Interestingly, an increasing number of genes have been shown to exert
functions both at the level of the RNA and of the encoded microprotein,
such as sgrST , azuCR , Spot42/SpfP, and some micro RNAs
(miRNAs). Additional classes of sORFs have been identified in
multicistronic mRNAs alongside canonical protein coding sequences (CDS)
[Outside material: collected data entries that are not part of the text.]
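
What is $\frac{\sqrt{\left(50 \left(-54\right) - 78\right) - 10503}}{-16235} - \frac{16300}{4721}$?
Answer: $- \frac{16300}{4721} - \frac{i \sqrt{13281}}{16235} \approx -3.4527 - 0.0070984 i$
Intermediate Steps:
$\frac{\sqrt{\left(50 \left(-54\right) - 78\right) - 10503}}{-16235} - \frac{16300}{4721} = \sqrt{\left(-2700 - 78\right) - 10503} \left(- \frac{1}{16235}\right) - \frac{16300}{4721} = \sqrt{-2778 - 10503} \left(- \frac{1}{16235}\right) - \frac{16300}{4721} = \sqrt{-13281} \left(- \frac{1}{16235}\right) - \frac{16300}{4721} = i \sqrt{13281} \left(- \frac{1}{16235}\right) - \frac{16300}{4721} = - \frac{i \sqrt{13281}}{16235} - \frac{16300}{4721} = - \frac{16300}{4721} - \frac{i \sqrt{13281}}{16235}$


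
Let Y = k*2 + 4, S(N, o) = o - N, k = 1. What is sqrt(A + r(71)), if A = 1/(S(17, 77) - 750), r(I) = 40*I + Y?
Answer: sqrt(1354979910)/690 ≈ 53.348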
in both prokaryotes and, surprisingly, eukaryotes. sORFs in 5′
untranslated regions (UTRs) relative to an annotated CDS are referred to
as upstream ORFs (uORFs). Importantly, while eukaryotic uORFs have long
been regarded as cis-translational regulators that generally decrease
translation efficiency of the downstream CDS, in some instances, uORFs
encode microproteins with independent cellular functions in trans, such
as MIEF1-MP, which regulates mitochondrial protein translation, and
ASDURF, which is a previously unidentified component of the
prefoldin-like module of the PAQosome. Some sORFs that initiate in the
5′ leader extend into and overlap the CDS in an alternative reading
frame, and can be termed overlapping uORFs (o.uORFs), such as human
alt-RPL36, which overlaps ribosomal protein L36 and regulates the
phospholipid transporter TMEM24. It is important to note that, because
they are translated in a different reading frame, o.uORF polypeptide
amino acid sequence is completely different from that of the downstream,
overlapping annotated protein. At the other end of the mRNA, the 3′ UTR
has also been found to encode microproteins from downstream ORFs (dORF),
which may also regulate CDS translation. An emerging class of
frameshifted sORFs occur internally within a protein CDS. These nested
sORFs lie completely within the main ORF with translation initiating
downstream of the main ORF start codon, and translation terminating
upstream of the main ORF stop codon. Nested sORFs can occur in the +2 or
+3 (same-strand, frameshifted) reading frames (Figure 2), such asE. coli GndA and human alt-FUS. Surprisingly, these findings
point to the fact that mammalian mRNAs may be multicistronic or dual
coding. While prokaryotic organisms are known to express polycistronic
mRNA transcripts termed operons, and compact viral genomes have long
been known to contain overlapping open reading frames, eukaryotic
transcripts have long been thought to be monocistronic as a result of
the scanning model of translation initiation. Importantly, microproteins
and longer alternative proteins encoded in each of these classes of
sORFs have been shown to be functional. In summary, coding and noncoding
regions of both prokaryotic and eukaryotic genomes encode functional
sORFs in loci that are denser and more complex than previously presumed.